They have a number of affiliate ads, but in the overall balance, if you want
to make a decision in 1 hour or less it's a pretty good source that I use.

------
ericzawo
Word of mouth has served me well, but you absolutely have to get your hands on
a laptop you're eyeing, if only to test things like overall feel, keyboard,
etc. No matter how much you read up on a machine, it doesn't compare to
getting a feel in the flesh :)

Otherwise there are innumerable reputable sources for info on the internet --
wirecutter, HN, MobileTechReview just to name a few. Good luck!

------
grawlinson
I have a hardware/software checklist that I won't compromise on. I have a more
complete list at home, but off the top of my head:

* No adaptive brightness on displays (or at least the ability to disable this abomination)

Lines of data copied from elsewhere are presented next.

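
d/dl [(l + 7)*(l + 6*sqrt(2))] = 2*l + 7 + 6*sqrt(2)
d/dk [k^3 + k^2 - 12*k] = 3*k^2 + 2*k - 12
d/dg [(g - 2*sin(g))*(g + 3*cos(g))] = -(g - 2*sin(g))*(3*sin(g) - 1) - (g + 3*cos(g))*(2*cos(g) - 1)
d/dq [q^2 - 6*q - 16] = 2*q - 6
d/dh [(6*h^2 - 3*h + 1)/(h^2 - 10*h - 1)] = (-57*h^2 - 14*h + 13)/(h^4 - 20*h^3 + 98*h^2 + 20*h + 1)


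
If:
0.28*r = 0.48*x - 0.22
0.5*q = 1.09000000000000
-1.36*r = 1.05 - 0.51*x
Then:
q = 2.18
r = -0.77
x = 0.01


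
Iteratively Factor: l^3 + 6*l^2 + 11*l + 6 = (l + 2)*(l^2 + 4*l + 3) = (l + 2)*(l + 3)*(l + 1)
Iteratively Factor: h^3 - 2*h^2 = (h)*(h^2 - 2*h) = h*(h - 2)*(h)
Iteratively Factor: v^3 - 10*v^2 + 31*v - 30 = (v - 5)*(v^2 - 5*v + 6) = (v - 5)*(v - 3)*(v - 2)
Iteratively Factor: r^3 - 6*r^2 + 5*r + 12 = (r - 4)*(r^2 - 2*r - 3) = (r - 4)*(r + 1)*(r - 3)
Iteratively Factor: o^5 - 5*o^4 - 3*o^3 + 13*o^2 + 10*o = (o - 5)*(o^4 - 3*o^2 - 2*o) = (o - 5)*(o + 1)*(o^3 - o^2 - 2*o) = (o - 5)*(o + 1)^2*(o^2 - 2*o) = (o - 5)*(o - 2)*(o + 1)^2*(o)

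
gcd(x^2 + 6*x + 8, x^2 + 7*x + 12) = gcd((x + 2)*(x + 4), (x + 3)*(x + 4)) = x + 4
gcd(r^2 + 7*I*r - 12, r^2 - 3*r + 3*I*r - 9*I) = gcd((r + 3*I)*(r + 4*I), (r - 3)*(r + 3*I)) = r + 3*I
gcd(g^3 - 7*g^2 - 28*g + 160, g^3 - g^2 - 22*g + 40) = g^2 + g - 20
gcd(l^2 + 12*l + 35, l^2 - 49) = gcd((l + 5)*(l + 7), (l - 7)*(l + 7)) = l + 7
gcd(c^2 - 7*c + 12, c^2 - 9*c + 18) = c - 3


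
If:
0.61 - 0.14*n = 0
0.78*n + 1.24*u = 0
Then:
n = 4.36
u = -2.74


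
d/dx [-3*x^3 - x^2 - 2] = x*(-9*x - 2)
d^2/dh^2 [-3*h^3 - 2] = -18*h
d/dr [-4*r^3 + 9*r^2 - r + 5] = -12*r^2 + 18*r - 1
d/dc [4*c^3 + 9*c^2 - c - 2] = 12*c^2 + 18*c - 1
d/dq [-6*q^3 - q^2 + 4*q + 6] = -18*q^2 - 2*q + 4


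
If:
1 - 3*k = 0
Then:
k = 1/3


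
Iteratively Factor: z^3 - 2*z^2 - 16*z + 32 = (z - 4)*(z^2 + 2*z - 8) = (z - 4)*(z - 2)*(z + 4)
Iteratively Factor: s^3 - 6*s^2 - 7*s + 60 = (s - 5)*(s^2 - s - 12) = (s - 5)*(s - 4)*(s + 3)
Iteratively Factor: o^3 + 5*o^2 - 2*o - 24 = (o + 4)*(o^2 + o - 6) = (o - 2)*(o + 4)*(o + 3)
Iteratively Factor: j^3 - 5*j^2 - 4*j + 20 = (j - 2)*(j^2 - 3*j - 10) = (j - 2)*(j + 2)*(j - 5)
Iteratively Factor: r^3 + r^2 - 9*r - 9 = (r + 1)*(r^2 - 9) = (r - 3)*(r + 1)*(r + 3)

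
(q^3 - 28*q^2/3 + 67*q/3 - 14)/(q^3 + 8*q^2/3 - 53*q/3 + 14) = (q - 6)/(q + 6)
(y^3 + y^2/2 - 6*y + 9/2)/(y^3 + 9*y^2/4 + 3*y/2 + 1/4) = 2*(2*y^3 + y^2 - 12*y + 9)/(4*y^3 + 9*y^2 + 6*y + 1)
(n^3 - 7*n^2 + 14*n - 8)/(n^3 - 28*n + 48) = (n - 1)/(n + 6)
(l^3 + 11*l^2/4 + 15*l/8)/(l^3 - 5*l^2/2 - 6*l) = (l + 5/4)/(l - 4)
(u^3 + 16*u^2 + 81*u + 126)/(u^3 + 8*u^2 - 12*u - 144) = (u^2 + 10*u + 21)/(u^2 + 2*u - 24)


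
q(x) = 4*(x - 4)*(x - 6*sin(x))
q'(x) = 4*x + 4*(1 - 6*cos(x))*(x - 4) - 24*sin(x)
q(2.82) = -4.36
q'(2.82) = -27.89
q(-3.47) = 161.51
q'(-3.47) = -221.20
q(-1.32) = -95.60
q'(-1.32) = 28.38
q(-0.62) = -52.97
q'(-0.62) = 83.23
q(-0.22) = -18.39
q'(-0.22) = 86.32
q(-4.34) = 331.22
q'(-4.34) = -145.90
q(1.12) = 49.31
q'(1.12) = 1.47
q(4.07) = 2.48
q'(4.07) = 36.78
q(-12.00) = 974.04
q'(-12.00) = 199.16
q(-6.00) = 307.06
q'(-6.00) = 159.73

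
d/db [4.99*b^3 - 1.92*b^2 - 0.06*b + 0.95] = 14.97*b^2 - 3.84*b - 0.06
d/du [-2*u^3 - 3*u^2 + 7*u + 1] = -6*u^2 - 6*u + 7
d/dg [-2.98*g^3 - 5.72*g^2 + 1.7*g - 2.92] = -8.94*g^2 - 11.44*g + 1.7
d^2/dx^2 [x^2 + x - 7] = 2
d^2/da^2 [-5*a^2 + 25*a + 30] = -10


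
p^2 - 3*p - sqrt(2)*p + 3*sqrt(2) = (p - 3)*(p - sqrt(2))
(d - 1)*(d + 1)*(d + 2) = d^3 + 2*d^2 - d - 2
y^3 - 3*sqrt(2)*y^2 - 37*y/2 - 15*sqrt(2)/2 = (y - 5*sqrt(2))*(y + sqrt(2)/2)*(y + 3*sqrt(2)/2)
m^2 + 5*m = m*(m + 5)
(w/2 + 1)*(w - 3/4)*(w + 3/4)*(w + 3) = w^4/2 + 5*w^3/2 + 87*w^2/32 - 45*w/32 - 27/16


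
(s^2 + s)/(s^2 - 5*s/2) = 2*(s + 1)/(2*s - 5)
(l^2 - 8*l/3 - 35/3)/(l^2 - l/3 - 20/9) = 3*(-3*l^2 + 8*l + 35)/(-9*l^2 + 3*l + 20)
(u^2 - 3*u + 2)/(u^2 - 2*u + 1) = (u - 2)/(u - 1)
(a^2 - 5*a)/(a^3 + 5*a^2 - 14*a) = (a - 5)/(a^2 + 5*a - 14)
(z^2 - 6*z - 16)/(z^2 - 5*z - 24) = (z + 2)/(z + 3)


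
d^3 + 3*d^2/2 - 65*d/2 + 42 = (d - 4)*(d - 3/2)*(d + 7)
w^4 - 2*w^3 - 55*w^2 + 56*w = w*(w - 8)*(w - 1)*(w + 7)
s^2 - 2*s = s*(s - 2)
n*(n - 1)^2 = n^3 - 2*n^2 + n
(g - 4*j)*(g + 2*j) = g^2 - 2*g*j - 8*j^2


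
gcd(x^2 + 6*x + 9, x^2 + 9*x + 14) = 1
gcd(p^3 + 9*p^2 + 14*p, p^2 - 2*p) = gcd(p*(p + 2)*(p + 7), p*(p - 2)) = p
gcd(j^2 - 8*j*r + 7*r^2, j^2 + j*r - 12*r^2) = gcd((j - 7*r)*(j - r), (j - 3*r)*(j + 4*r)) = 1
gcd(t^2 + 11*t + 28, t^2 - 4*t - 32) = t + 4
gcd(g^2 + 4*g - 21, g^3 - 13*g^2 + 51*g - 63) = g - 3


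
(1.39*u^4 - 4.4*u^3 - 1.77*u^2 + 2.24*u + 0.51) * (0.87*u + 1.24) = 1.2093*u^5 - 2.1044*u^4 - 6.9959*u^3 - 0.246*u^2 + 3.2213*u + 0.6324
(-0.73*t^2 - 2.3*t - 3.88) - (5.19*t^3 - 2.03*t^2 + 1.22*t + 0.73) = -5.19*t^3 + 1.3*t^2 - 3.52*t - 4.61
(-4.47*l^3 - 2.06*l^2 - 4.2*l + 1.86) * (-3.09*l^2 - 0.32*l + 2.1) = 13.8123*l^5 + 7.7958*l^4 + 4.2502*l^3 - 8.7294*l^2 - 9.4152*l + 3.906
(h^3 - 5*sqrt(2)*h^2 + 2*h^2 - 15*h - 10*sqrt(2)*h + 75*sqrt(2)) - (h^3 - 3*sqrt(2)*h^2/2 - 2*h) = -7*sqrt(2)*h^2/2 + 2*h^2 - 10*sqrt(2)*h - 13*h + 75*sqrt(2)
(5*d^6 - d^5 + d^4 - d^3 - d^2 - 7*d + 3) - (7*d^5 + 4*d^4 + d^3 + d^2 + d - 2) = 5*d^6 - 8*d^5 - 3*d^4 - 2*d^3 - 2*d^2 - 8*d + 5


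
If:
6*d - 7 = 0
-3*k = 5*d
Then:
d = 7/6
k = -35/18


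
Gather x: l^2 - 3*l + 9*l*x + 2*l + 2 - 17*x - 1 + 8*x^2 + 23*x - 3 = l^2 - l + 8*x^2 + x*(9*l + 6) - 2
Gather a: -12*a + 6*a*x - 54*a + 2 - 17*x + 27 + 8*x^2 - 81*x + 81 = a*(6*x - 66) + 8*x^2 - 98*x + 110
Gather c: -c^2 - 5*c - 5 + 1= -c^2 - 5*c - 4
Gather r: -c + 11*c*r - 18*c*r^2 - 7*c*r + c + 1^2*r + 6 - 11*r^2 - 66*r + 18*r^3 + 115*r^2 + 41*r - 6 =18*r^3 + r^2*(104 - 18*c) + r*(4*c - 24)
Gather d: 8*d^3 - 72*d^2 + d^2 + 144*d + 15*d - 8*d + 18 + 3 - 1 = 8*d^3 - 71*d^2 + 151*d + 20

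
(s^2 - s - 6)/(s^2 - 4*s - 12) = (s - 3)/(s - 6)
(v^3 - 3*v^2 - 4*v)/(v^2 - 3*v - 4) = v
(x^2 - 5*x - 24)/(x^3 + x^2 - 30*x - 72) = (x - 8)/(x^2 - 2*x - 24)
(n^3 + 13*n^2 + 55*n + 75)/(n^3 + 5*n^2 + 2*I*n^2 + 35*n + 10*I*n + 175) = (n^2 + 8*n + 15)/(n^2 + 2*I*n + 35)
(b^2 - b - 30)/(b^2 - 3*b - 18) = (b + 5)/(b + 3)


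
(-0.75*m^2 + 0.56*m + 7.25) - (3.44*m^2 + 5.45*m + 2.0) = -4.19*m^2 - 4.89*m + 5.25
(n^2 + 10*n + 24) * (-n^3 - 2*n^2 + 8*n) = -n^5 - 12*n^4 - 36*n^3 + 32*n^2 + 192*n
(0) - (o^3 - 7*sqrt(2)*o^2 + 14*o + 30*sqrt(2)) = -o^3 + 7*sqrt(2)*o^2 - 14*o - 30*sqrt(2)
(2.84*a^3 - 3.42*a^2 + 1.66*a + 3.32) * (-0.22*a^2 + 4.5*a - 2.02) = -0.6248*a^5 + 13.5324*a^4 - 21.492*a^3 + 13.648*a^2 + 11.5868*a - 6.7064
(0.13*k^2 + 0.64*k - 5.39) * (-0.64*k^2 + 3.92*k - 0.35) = -0.0832*k^4 + 0.1*k^3 + 5.9129*k^2 - 21.3528*k + 1.8865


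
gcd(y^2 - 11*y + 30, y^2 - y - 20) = y - 5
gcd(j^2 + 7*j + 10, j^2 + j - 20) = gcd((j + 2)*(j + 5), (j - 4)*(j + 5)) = j + 5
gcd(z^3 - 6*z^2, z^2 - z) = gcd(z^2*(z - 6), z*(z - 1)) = z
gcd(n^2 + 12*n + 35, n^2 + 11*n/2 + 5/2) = n + 5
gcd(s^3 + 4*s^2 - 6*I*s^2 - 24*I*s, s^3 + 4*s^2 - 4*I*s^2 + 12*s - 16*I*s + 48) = s^2 + s*(4 - 6*I) - 24*I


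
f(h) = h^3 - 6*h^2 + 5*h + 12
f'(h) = 3*h^2 - 12*h + 5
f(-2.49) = -53.09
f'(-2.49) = 53.48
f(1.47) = 9.56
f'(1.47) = -6.16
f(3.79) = -0.79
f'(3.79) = 2.61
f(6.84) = 85.50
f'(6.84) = 63.28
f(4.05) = 0.27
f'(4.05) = 5.61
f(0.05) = 12.24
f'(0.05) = 4.41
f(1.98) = 6.14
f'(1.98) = -7.00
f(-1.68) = -18.08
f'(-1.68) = 33.63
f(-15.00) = -4788.00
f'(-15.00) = 860.00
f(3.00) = 0.00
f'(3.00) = -4.00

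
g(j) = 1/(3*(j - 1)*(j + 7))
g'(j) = -1/(3*(j - 1)*(j + 7)^2) - 1/(3*(j - 1)^2*(j + 7))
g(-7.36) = 0.11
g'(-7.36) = 0.32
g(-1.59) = -0.02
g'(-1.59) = -0.00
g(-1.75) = -0.02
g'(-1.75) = -0.00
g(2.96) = 0.02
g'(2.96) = -0.01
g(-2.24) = -0.02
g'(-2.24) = -0.00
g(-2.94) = -0.02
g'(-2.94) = -0.00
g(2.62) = 0.02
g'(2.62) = -0.02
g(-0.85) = -0.03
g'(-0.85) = -0.01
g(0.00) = -0.05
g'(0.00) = -0.04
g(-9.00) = 0.02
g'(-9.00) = 0.01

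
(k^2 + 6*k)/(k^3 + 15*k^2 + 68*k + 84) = k/(k^2 + 9*k + 14)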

* Only Atheros/Intel communications chips

* Ability to completely disable Secure Boot, or any other UEFI/BIOS bullshit

* Standard keyboard layout without any custom/missing keys

------
wprapido
ebay works fine for me. checking local classifieds (craigslist, gumtree, olx,
...) is very fruitful too. word of mouth brought some beautiful devices to me

as for reviews. wirecutter, notebookreview, pcworld, ... trying a machine
myself out before purchase is a must. recommendations from people i trust rank
pretty high as well